After delivery, your energy and questions switch to adjusting to life with a new baby. The support team in the hospital spends time preparing you for the first days at home. We continue to care for you at your postpartum visits. The topics below are some of the more common that come up after pregnancy.
We encourage everyone to breastfeed their baby. Breast milk is usually the only food your baby needs for the first six months of life, and it is ideal to continue breastfeeding until your baby is one year or older.
Lactation consultants at Providence Mother and Baby Clinics are very skilled and familiar with questions and concerns that many parents have. They evaluate babies for jaundice feeding difficulties and weight gain. They also assess milk supply, breast pain and breastfeeding positioning. Prenatal, newborn and lactation consultations are provided. Same-day consultations are often available. Many of their locations include a store that carries a wide variety of maternity and breastfeeding supplies.
- Babies get sick less often
- Babies have less chance of developing asthma, obesity, diabetes and other health problems
- SIDS (sudden infant death syndrome) is less common in breastfed babies
- Some people find that breastfeeding helps them recover more quickly and help lose weight after pregnancy
- You also have a decreased chance of developing breast cancer later in life if you breastfeed
Many new parents feel sad or nervous after their baby is born. These feelings, called “baby blues,” are very common. Signs of “baby blues” start a few days after the baby is born and usually go away in 1-2 weeks.
If your “blues” don’t go away or get worse, it is called postpartum depression. When depressed, you may not be able to care for your baby or yourself. Severe depression usually goes away with treatment. But without treatment, it can last longer or can get worse and may lead to thoughts of hurting yourself or your baby.
Call your doctor if:
- You have extreme anxiety or invasive thoughts
- You feel more depressed or your depression does not go away
- You need to talk about your problems. You may call the social worker, or one of the other resources below.

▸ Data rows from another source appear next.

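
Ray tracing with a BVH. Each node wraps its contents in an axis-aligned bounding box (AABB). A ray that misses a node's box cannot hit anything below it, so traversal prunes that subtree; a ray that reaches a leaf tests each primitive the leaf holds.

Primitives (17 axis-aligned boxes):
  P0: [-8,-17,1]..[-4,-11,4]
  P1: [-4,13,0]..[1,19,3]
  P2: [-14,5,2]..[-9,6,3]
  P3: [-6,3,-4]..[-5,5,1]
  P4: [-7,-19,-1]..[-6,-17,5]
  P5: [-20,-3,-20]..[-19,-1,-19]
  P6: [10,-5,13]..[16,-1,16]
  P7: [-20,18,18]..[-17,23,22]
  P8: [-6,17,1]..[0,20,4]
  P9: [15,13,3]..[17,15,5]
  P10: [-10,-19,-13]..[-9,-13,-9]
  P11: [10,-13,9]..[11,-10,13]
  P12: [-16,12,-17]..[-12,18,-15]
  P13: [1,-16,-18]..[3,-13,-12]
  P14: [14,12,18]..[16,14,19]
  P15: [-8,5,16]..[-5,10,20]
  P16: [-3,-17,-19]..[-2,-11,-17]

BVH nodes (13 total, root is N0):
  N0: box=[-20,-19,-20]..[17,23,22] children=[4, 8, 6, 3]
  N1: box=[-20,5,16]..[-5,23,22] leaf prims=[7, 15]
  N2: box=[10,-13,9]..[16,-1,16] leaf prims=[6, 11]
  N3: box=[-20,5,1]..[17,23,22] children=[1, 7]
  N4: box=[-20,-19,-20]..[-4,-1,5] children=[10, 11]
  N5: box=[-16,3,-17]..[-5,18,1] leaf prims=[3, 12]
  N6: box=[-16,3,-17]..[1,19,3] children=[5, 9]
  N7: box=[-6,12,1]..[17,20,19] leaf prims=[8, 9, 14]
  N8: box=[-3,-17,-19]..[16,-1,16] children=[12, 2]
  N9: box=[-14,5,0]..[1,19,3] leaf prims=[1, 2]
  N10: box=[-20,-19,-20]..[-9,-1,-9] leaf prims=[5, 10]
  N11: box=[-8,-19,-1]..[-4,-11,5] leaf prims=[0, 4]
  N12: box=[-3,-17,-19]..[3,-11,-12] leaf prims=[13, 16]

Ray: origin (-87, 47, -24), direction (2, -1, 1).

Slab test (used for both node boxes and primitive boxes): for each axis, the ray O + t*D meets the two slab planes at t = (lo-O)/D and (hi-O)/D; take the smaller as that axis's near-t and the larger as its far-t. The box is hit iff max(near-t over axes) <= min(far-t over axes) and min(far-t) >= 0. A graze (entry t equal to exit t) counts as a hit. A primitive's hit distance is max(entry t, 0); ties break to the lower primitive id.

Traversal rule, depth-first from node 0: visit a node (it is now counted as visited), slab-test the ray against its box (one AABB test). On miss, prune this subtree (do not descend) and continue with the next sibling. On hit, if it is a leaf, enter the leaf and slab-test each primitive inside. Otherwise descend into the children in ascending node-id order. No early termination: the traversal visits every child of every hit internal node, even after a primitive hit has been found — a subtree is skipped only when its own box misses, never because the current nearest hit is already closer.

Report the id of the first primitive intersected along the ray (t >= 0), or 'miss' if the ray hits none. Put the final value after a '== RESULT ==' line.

Trace the traversal:
N0 x:[67/2,52] y:[24,66] z:[4,46] -> hit [67/2,46], descend [3, 4, 6, 8]
  N3 x:[67/2,52] y:[24,42] z:[25,46] -> hit [67/2,42], descend [1, 7]
    N1 x:[67/2,41] y:[24,42] z:[40,46] -> hit [40,41] leaf, test {P7(miss), P15@t=40}
    N7 x:[81/2,52] y:[27,35] z:[25,43] -> miss, prune
  N4 x:[67/2,83/2] y:[48,66] z:[4,29] -> miss, prune
  N6 x:[71/2,44] y:[28,44] z:[7,27] -> miss, prune
  N8 x:[42,103/2] y:[48,64] z:[5,40] -> miss, prune

Summary -> nodes [0, 3, 1, 7, 4, 6, 8]; box-tests=7; leaf-entries=1; first=P15

== RESULT ==
15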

Call 911 and seek care immediately if: You feel like hurting yourself, your baby or others.
- Baby Blues Connection – a parent-to-parent support service based in the Portland area. They offer a 24/7 message line, run support groups and provide a large number of resources to help with postpartum adjustment.
- Postpartum Support International – an international organization that helps people and their families cope with perinatal mood and anxiety disorders, including postpartum depression.